Anyway, everything continues to go well for a while. You disable the parameterless struct constructor, ensuring that nobody can create a struct with an invalid username by accident. You define
struct MyDomainData {
string username; @disable this(); // don't make a MyDomainData() by accident! this(string username)
in(!username.empty) // only non-empty usernames please!
do { this.username = username; } // let's formalise the restriction.
invariant { assert(!username.empty); } string toString() { ... }
...
}
and happily go on only using only valid instances of MyDomainData. The number of bugs from invalid data goes down further. “What a great and well-designed language,” you think to yourself.
You try to format an instance of your domain data. Everything explodes.
You try to stick your struct in a Nullable. Everything explodes.
Your code is on fire and your world does not make sense anymore. What happened? Where did you go wrong?

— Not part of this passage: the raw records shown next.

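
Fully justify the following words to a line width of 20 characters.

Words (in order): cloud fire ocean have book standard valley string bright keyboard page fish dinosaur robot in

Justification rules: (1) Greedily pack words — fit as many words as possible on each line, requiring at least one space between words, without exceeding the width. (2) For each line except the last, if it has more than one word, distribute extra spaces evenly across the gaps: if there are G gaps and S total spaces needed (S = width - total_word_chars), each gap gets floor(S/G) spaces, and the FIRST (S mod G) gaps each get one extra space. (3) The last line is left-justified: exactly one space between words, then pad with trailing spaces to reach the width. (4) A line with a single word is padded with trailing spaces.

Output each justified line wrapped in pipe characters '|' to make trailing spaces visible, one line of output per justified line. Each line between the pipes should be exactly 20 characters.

Answer: |cloud   fire   ocean|
|have  book  standard|
|valley string bright|
|keyboard  page  fish|
|dinosaur robot in   |

Derivation:
Line 1: ['cloud', 'fire', 'ocean'] (min_width=16, slack=4)
Line 2: ['have', 'book', 'standard'] (min_width=18, slack=2)
Line 3: ['valley', 'string', 'bright'] (min_width=20, slack=0)
Line 4: ['keyboard', 'page', 'fish'] (min_width=18, slack=2)
Line 5: ['dinosaur', 'robot', 'in'] (min_width=17, slack=3)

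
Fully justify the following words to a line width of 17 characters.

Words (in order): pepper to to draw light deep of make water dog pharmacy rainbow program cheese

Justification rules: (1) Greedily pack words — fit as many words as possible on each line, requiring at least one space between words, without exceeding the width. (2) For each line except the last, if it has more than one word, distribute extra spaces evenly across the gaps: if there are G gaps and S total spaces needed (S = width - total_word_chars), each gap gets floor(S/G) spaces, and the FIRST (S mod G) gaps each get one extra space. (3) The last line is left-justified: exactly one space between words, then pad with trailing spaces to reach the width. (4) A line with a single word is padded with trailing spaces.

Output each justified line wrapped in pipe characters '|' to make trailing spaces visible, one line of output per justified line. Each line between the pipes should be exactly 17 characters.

Answer: |pepper to to draw|
|light   deep   of|
|make   water  dog|
|pharmacy  rainbow|
|program cheese   |

Derivation:
Line 1: ['pepper', 'to', 'to', 'draw'] (min_width=17, slack=0)
Line 2: ['light', 'deep', 'of'] (min_width=13, slack=4)
Line 3: ['make', 'water', 'dog'] (min_width=14, slack=3)
Line 4: ['pharmacy', 'rainbow'] (min_width=16, slack=1)
Line 5: ['program', 'cheese'] (min_width=14, slack=3)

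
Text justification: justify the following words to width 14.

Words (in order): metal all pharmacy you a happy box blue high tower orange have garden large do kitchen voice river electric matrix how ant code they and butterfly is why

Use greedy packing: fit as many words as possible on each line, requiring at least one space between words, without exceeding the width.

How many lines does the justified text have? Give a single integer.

Answer: 13

Derivation:
Line 1: ['metal', 'all'] (min_width=9, slack=5)
Line 2: ['pharmacy', 'you', 'a'] (min_width=14, slack=0)
Line 3: ['happy', 'box', 'blue'] (min_width=14, slack=0)
Line 4: ['high', 'tower'] (min_width=10, slack=4)
Line 5: ['orange', 'have'] (min_width=11, slack=3)
Line 6: ['garden', 'large'] (min_width=12, slack=2)
Line 7: ['do', 'kitchen'] (min_width=10, slack=4)
Line 8: ['voice', 'river'] (min_width=11, slack=3)
Line 9: ['electric'] (min_width=8, slack=6)
Line 10: ['matrix', 'how', 'ant'] (min_width=14, slack=0)
Line 11: ['code', 'they', 'and'] (min_width=13, slack=1)
Line 12: ['butterfly', 'is'] (min_width=12, slack=2)
Line 13: ['why'] (min_width=3, slack=11)
Total lines: 13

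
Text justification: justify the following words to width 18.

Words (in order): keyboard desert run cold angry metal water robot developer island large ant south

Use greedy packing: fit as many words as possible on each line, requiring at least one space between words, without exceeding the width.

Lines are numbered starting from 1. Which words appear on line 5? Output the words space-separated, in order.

Answer: large ant south

Derivation:
Line 1: ['keyboard', 'desert'] (min_width=15, slack=3)
Line 2: ['run', 'cold', 'angry'] (min_width=14, slack=4)
Line 3: ['metal', 'water', 'robot'] (min_width=17, slack=1)
Line 4: ['developer', 'island'] (min_width=16, slack=2)
Line 5: ['large', 'ant', 'south'] (min_width=15, slack=3)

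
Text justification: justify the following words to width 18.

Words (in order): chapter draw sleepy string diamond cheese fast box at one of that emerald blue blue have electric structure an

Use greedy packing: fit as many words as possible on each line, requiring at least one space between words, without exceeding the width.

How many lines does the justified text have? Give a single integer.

Line 1: ['chapter', 'draw'] (min_width=12, slack=6)
Line 2: ['sleepy', 'string'] (min_width=13, slack=5)
Line 3: ['diamond', 'cheese'] (min_width=14, slack=4)
Line 4: ['fast', 'box', 'at', 'one', 'of'] (min_width=18, slack=0)
Line 5: ['that', 'emerald', 'blue'] (min_width=17, slack=1)
Line 6: ['blue', 'have', 'electric'] (min_width=18, slack=0)
Line 7: ['structure', 'an'] (min_width=12, slack=6)
Total lines: 7

Answer: 7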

The place where you went wrong is when you decided to put data in a struct that could not be null. In doing so, you have unknowingly violated a cardinal rule of D structs: T.init must always be valid.

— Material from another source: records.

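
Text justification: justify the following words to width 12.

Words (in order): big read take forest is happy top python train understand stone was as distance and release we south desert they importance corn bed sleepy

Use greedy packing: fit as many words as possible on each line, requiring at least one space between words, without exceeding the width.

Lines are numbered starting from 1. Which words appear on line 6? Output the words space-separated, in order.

Answer: stone was as

Derivation:
Line 1: ['big', 'read'] (min_width=8, slack=4)
Line 2: ['take', 'forest'] (min_width=11, slack=1)
Line 3: ['is', 'happy', 'top'] (min_width=12, slack=0)
Line 4: ['python', 'train'] (min_width=12, slack=0)
Line 5: ['understand'] (min_width=10, slack=2)
Line 6: ['stone', 'was', 'as'] (min_width=12, slack=0)
Line 7: ['distance', 'and'] (min_width=12, slack=0)
Line 8: ['release', 'we'] (min_width=10, slack=2)
Line 9: ['south', 'desert'] (min_width=12, slack=0)
Line 10: ['they'] (min_width=4, slack=8)
Line 11: ['importance'] (min_width=10, slack=2)
Line 12: ['corn', 'bed'] (min_width=8, slack=4)
Line 13: ['sleepy'] (min_width=6, slack=6)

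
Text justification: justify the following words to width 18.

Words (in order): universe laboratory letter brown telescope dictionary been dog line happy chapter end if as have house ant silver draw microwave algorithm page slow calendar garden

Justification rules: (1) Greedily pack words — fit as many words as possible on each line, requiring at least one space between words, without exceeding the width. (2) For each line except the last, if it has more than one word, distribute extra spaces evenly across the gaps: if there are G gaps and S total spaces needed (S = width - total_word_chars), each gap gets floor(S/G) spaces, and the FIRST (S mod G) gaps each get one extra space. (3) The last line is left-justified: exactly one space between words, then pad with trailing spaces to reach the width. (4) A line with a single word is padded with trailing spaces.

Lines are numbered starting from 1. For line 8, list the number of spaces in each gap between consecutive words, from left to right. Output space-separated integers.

Line 1: ['universe'] (min_width=8, slack=10)
Line 2: ['laboratory', 'letter'] (min_width=17, slack=1)
Line 3: ['brown', 'telescope'] (min_width=15, slack=3)
Line 4: ['dictionary', 'been'] (min_width=15, slack=3)
Line 5: ['dog', 'line', 'happy'] (min_width=14, slack=4)
Line 6: ['chapter', 'end', 'if', 'as'] (min_width=17, slack=1)
Line 7: ['have', 'house', 'ant'] (min_width=14, slack=4)
Line 8: ['silver', 'draw'] (min_width=11, slack=7)
Line 9: ['microwave'] (min_width=9, slack=9)
Line 10: ['algorithm', 'page'] (min_width=14, slack=4)
Line 11: ['slow', 'calendar'] (min_width=13, slack=5)
Line 12: ['garden'] (min_width=6, slack=12)

Answer: 8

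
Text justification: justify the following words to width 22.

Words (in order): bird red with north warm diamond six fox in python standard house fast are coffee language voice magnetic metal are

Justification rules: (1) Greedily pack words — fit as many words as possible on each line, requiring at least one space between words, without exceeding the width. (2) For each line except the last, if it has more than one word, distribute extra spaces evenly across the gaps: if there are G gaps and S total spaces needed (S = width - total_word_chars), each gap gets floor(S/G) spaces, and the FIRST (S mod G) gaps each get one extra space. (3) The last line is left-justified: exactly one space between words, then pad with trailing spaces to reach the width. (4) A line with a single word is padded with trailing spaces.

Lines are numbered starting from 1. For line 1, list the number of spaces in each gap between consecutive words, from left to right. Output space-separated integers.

Answer: 2 2 2

Derivation:
Line 1: ['bird', 'red', 'with', 'north'] (min_width=19, slack=3)
Line 2: ['warm', 'diamond', 'six', 'fox'] (min_width=20, slack=2)
Line 3: ['in', 'python', 'standard'] (min_width=18, slack=4)
Line 4: ['house', 'fast', 'are', 'coffee'] (min_width=21, slack=1)
Line 5: ['language', 'voice'] (min_width=14, slack=8)
Line 6: ['magnetic', 'metal', 'are'] (min_width=18, slack=4)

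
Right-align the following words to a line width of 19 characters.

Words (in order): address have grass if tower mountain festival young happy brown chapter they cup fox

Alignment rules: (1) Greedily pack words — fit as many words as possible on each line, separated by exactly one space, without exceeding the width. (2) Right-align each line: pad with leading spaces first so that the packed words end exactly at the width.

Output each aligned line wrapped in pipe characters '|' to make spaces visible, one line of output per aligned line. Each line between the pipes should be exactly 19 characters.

Line 1: ['address', 'have', 'grass'] (min_width=18, slack=1)
Line 2: ['if', 'tower', 'mountain'] (min_width=17, slack=2)
Line 3: ['festival', 'young'] (min_width=14, slack=5)
Line 4: ['happy', 'brown', 'chapter'] (min_width=19, slack=0)
Line 5: ['they', 'cup', 'fox'] (min_width=12, slack=7)

Answer: | address have grass|
|  if tower mountain|
|     festival young|
|happy brown chapter|
|       they cup fox|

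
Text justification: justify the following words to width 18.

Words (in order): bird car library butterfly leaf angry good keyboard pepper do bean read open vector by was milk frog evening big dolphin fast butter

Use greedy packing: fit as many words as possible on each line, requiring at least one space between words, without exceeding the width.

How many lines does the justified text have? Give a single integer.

Line 1: ['bird', 'car', 'library'] (min_width=16, slack=2)
Line 2: ['butterfly', 'leaf'] (min_width=14, slack=4)
Line 3: ['angry', 'good'] (min_width=10, slack=8)
Line 4: ['keyboard', 'pepper', 'do'] (min_width=18, slack=0)
Line 5: ['bean', 'read', 'open'] (min_width=14, slack=4)
Line 6: ['vector', 'by', 'was', 'milk'] (min_width=18, slack=0)
Line 7: ['frog', 'evening', 'big'] (min_width=16, slack=2)
Line 8: ['dolphin', 'fast'] (min_width=12, slack=6)
Line 9: ['butter'] (min_width=6, slack=12)
Total lines: 9

Answer: 9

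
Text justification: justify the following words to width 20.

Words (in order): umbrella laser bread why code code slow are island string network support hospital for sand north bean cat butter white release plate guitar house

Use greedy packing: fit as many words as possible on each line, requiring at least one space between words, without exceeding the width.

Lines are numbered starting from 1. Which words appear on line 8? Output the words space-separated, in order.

Line 1: ['umbrella', 'laser', 'bread'] (min_width=20, slack=0)
Line 2: ['why', 'code', 'code', 'slow'] (min_width=18, slack=2)
Line 3: ['are', 'island', 'string'] (min_width=17, slack=3)
Line 4: ['network', 'support'] (min_width=15, slack=5)
Line 5: ['hospital', 'for', 'sand'] (min_width=17, slack=3)
Line 6: ['north', 'bean', 'cat'] (min_width=14, slack=6)
Line 7: ['butter', 'white', 'release'] (min_width=20, slack=0)
Line 8: ['plate', 'guitar', 'house'] (min_width=18, slack=2)

Answer: plate guitar house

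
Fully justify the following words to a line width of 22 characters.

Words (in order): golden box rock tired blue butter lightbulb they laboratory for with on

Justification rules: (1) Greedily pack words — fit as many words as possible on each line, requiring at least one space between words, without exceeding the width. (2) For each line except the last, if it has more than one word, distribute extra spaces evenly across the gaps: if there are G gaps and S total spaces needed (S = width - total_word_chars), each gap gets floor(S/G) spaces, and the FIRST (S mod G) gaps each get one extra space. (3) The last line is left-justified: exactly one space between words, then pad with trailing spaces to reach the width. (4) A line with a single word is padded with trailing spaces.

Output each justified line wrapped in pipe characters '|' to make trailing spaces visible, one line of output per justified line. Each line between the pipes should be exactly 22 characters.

Line 1: ['golden', 'box', 'rock', 'tired'] (min_width=21, slack=1)
Line 2: ['blue', 'butter', 'lightbulb'] (min_width=21, slack=1)
Line 3: ['they', 'laboratory', 'for'] (min_width=19, slack=3)
Line 4: ['with', 'on'] (min_width=7, slack=15)

Answer: |golden  box rock tired|
|blue  butter lightbulb|
|they   laboratory  for|
|with on               |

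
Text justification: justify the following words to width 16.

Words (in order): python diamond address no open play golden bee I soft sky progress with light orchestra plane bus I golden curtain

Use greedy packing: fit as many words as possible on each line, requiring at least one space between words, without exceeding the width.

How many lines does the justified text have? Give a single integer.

Answer: 8

Derivation:
Line 1: ['python', 'diamond'] (min_width=14, slack=2)
Line 2: ['address', 'no', 'open'] (min_width=15, slack=1)
Line 3: ['play', 'golden', 'bee'] (min_width=15, slack=1)
Line 4: ['I', 'soft', 'sky'] (min_width=10, slack=6)
Line 5: ['progress', 'with'] (min_width=13, slack=3)
Line 6: ['light', 'orchestra'] (min_width=15, slack=1)
Line 7: ['plane', 'bus', 'I'] (min_width=11, slack=5)
Line 8: ['golden', 'curtain'] (min_width=14, slack=2)
Total lines: 8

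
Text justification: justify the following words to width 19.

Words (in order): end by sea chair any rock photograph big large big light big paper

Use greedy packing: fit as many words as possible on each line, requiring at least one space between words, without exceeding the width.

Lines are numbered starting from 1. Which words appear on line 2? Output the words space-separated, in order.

Line 1: ['end', 'by', 'sea', 'chair'] (min_width=16, slack=3)
Line 2: ['any', 'rock', 'photograph'] (min_width=19, slack=0)
Line 3: ['big', 'large', 'big', 'light'] (min_width=19, slack=0)
Line 4: ['big', 'paper'] (min_width=9, slack=10)

Answer: any rock photograph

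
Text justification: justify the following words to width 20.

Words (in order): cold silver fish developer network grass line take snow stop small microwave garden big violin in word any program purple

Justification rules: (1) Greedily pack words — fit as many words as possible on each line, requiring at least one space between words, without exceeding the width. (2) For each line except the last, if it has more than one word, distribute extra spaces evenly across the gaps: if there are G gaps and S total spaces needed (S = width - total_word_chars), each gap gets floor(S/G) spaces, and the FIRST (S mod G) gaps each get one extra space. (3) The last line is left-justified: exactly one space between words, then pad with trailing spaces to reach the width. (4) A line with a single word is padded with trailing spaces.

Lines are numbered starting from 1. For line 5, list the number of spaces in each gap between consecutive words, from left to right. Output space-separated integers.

Answer: 1 1 1

Derivation:
Line 1: ['cold', 'silver', 'fish'] (min_width=16, slack=4)
Line 2: ['developer', 'network'] (min_width=17, slack=3)
Line 3: ['grass', 'line', 'take', 'snow'] (min_width=20, slack=0)
Line 4: ['stop', 'small', 'microwave'] (min_width=20, slack=0)
Line 5: ['garden', 'big', 'violin', 'in'] (min_width=20, slack=0)
Line 6: ['word', 'any', 'program'] (min_width=16, slack=4)
Line 7: ['purple'] (min_width=6, slack=14)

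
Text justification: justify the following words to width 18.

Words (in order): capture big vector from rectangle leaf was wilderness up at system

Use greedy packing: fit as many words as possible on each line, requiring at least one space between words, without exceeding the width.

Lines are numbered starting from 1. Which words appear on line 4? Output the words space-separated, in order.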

To be fair, it’s not like this rule is documented anywhere. In fact, even worse- the documentation states it exactly the wrong way around!
What happened is the same thing that happened with the format error above. A lot of D standard library code assumes that if it takes the init value of a type, it can then call methods on that type and they will work as usual. The format code, for instance, tries to call format(T.init) at compiletime in order to check for errors in the format string. Similarly, when you use a function like move(ref source, ref target), its source parameter will be reset to T.init and then destructed, and of course the destructor checks the invariant and fails because T.init is not a valid value. Oh and just as an added gotcha, it’s completely impossible to bypass struct destructor calls.
So, what can be done?
Option 1. Don’t use structs to store data when T.init is not a valid instance of that data.
There’s a problem with that. I gathered some statistics on our codebase, and the three most common invariants, by a long shot, are “non-null” (for objects), “non-empty” (for arrays) and “non-zero” (for integers).
All three of those are violated in T.init. “Don’t use structs to store data when T.init is not valid in the domain” is equivalent to saying “Don’t use structs.”
Option 2. Don’t use invariants.
You know, there’s a pattern in D where it advertises some feature but it turns out you can’t actually use it because it doesn’t work! I think this is a copout. If the language claims to have Design by Contract, then I will damn well take it up on that, and lay the blame for any issues that arise from that squarely at D’s feet.
Plus, invariants are useful. The whole point of using them was to avoid bugs arising from invalid data, and now it seems like the language insists that actually, the type needs to tolerate invalid data after all. Then what exactly is the point?
Option 2b. bool isValid()
Oh wow, we have a function bool isValid(), and it checks for a bunch of conditions, and every function we write in { assert(isValid); } out { assert(isValid); } ; wow, this feature sure sounds familiar!
Sure would be great if it was integrated in the language or something.
Option 3. Use classes.
Where do we go from here?
I don’t know.
Some of this can be fixed. The format issue is a plain bug, though a symptomatic one, and there’s a cheap workaround for the destructor problem that involves disabling invariants for just that function. The deeper problem is that D doesn’t seem to have a clear concept of what structs are for. Are they for utility types like Nullable or RefCounted, with domain data relegated to classes? Are they for “plain old data”, like in C? Are they like classes, just without inheritance? This combines with the way that struct semantics have evolved over the entire lifetime of the language into a somewhat confusing mess (move vs opAssign vs postblit, opDot vs alias this vs opDispatch, and now this T.init confusion) that is neither well specified nor very coherent.
But this is not nearly the first time that this sort of “surprise” feature interaction has happened to me, and for the time being, as much as I love it, I don’t know if D is a language that I can recommend.